For those nights when you need something less substantial or the thermometer is reaching the high numbers, try a broth or even a cold soup like gazpacho or vichyssoise. Chicken noodle is a standard, but using beef broth and adding small chunks of sirloin, carrots, onion and celery also works well. When looking for a slightly different or exotic taste, try dissolving miso into a chicken or vegetable broth. Miso soup is well-known in Japanese restaurants and is cheap and easy to make at home by purchasing miso paste at the supermarket. Add chopped green onions, chicken or tofu to complete the soup.

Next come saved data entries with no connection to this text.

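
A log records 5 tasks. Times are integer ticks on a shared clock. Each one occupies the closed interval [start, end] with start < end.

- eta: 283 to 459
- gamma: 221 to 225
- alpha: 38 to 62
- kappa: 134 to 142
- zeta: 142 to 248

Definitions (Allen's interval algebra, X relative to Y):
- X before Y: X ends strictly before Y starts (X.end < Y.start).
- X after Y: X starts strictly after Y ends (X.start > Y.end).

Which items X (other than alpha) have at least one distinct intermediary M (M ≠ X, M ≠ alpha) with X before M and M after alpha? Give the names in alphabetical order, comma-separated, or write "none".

gamma, kappa, zeta

Target alpha = [38, 62].
Intermediaries M with M after alpha: eta, gamma, kappa, zeta.
Via eta — items with X before eta: gamma, kappa, zeta.
Via gamma — items with X before gamma: kappa.
Via kappa — items with X before kappa: none.
Via zeta — items with X before zeta: none.
Union: gamma, kappa, zeta.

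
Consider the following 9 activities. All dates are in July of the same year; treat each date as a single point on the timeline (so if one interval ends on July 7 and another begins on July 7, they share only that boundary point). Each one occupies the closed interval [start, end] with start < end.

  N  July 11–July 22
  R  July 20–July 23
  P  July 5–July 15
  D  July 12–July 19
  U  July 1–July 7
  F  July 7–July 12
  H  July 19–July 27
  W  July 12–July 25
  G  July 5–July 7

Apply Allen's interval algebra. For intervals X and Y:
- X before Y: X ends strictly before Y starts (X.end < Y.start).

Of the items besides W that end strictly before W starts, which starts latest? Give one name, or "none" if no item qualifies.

G

Target W = [July 12, July 25].
D [July 12, July 19] → starts → excluded.
F [July 7, July 12] → meets → excluded.
G [July 5, July 7] → before → candidate.
H [July 19, July 27] → overlapped-by → excluded.
N [July 11, July 22] → overlaps → excluded.
P [July 5, July 15] → overlaps → excluded.
R [July 20, July 23] → during → excluded.
U [July 1, July 7] → before → candidate.
Among candidates, latest start is July 5 → G.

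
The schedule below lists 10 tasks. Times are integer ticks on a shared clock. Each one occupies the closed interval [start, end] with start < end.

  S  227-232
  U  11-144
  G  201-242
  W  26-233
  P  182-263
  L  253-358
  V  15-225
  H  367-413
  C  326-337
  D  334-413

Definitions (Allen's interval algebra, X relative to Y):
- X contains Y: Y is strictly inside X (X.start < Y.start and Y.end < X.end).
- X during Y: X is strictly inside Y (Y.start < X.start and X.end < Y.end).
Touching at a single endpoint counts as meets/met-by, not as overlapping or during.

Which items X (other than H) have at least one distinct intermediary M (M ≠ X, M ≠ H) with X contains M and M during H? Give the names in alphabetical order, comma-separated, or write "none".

Target H = [367, 413].
Intermediaries M with M during H: none.
Union: none.

none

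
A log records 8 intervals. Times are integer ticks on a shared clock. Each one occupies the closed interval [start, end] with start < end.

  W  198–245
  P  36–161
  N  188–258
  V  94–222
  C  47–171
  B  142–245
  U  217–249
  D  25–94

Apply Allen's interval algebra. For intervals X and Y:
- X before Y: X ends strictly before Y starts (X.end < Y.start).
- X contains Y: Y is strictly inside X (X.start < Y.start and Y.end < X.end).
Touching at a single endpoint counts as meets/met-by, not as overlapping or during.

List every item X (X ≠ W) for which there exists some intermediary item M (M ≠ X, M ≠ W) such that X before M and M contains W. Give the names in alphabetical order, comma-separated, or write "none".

Target W = [198, 245].
Intermediaries M with M contains W: N.
Via N — items with X before N: C, D, P.
Union: C, D, P.

C, D, P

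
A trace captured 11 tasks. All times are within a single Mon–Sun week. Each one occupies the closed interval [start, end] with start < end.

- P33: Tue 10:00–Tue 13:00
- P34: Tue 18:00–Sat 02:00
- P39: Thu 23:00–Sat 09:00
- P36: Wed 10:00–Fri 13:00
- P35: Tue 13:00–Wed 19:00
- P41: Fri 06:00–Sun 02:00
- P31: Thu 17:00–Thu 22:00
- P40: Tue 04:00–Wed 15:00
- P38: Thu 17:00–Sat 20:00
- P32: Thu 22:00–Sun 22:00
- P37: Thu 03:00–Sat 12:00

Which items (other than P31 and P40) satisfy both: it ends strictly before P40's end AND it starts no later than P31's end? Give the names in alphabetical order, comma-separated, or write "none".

P33

Conditions: its end is strictly before P40's end (X.end < Wed 15:00) AND its start is no later than P31's end (X.start <= Thu 22:00).
P32: end Sun 22:00 < Wed 15:00? ✗; start Thu 22:00 <= Thu 22:00? ✓ → no.
P33: end Tue 13:00 < Wed 15:00? ✓; start Tue 10:00 <= Thu 22:00? ✓ → yes.
P34: end Sat 02:00 < Wed 15:00? ✗; start Tue 18:00 <= Thu 22:00? ✓ → no.
P35: end Wed 19:00 < Wed 15:00? ✗; start Tue 13:00 <= Thu 22:00? ✓ → no.
P36: end Fri 13:00 < Wed 15:00? ✗; start Wed 10:00 <= Thu 22:00? ✓ → no.
P37: end Sat 12:00 < Wed 15:00? ✗; start Thu 03:00 <= Thu 22:00? ✓ → no.
P38: end Sat 20:00 < Wed 15:00? ✗; start Thu 17:00 <= Thu 22:00? ✓ → no.
P39: end Sat 09:00 < Wed 15:00? ✗; start Thu 23:00 <= Thu 22:00? ✗ → no.
P41: end Sun 02:00 < Wed 15:00? ✗; start Fri 06:00 <= Thu 22:00? ✗ → no.
Result: P33.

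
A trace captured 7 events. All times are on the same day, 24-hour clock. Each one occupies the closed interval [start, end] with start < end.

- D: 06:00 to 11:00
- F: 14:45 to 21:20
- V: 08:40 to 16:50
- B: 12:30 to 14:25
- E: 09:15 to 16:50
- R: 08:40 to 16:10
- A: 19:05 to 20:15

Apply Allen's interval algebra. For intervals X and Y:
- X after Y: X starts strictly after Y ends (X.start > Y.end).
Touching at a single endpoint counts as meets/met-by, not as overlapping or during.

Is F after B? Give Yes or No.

F = [14:45, 21:20], B = [12:30, 14:25].
Actual relation of F to B: after.
Asked whether 'after' holds → Yes.

Yes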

While green salads are typically served with soup, you can also try salads made with cooked wild rice, millet, quinoa or whole-wheat pasta as the base. You can add raw, lightly steamed or sautéed vegetables to enhance any of these high-protein grains. These all provide a little added filler to complement the lighter soup without making the meal unduly heavy.
Vegetarian and Vegan Fare
Rich vegetable soups with a tomato base don't need to incorporate meat or milk into them. Blended soups can provide a creamy texture without using dairy products as their foundation. One way to thicken vegan or vegetarian soups is to puree two or three cups of freshly roasted vegetables and add that to a hot broth. This will add a rich flavor, color and thicken the soup nicely. Sweet potatoes, carrots, onions, celery and garlic work well for this purpose.
Traditional soups like cream of mushroom and broccoli can also be made without using cream. Use alternatives to milk products like soy or rice milks, pureed avocado, or tofu to provide the desired texture.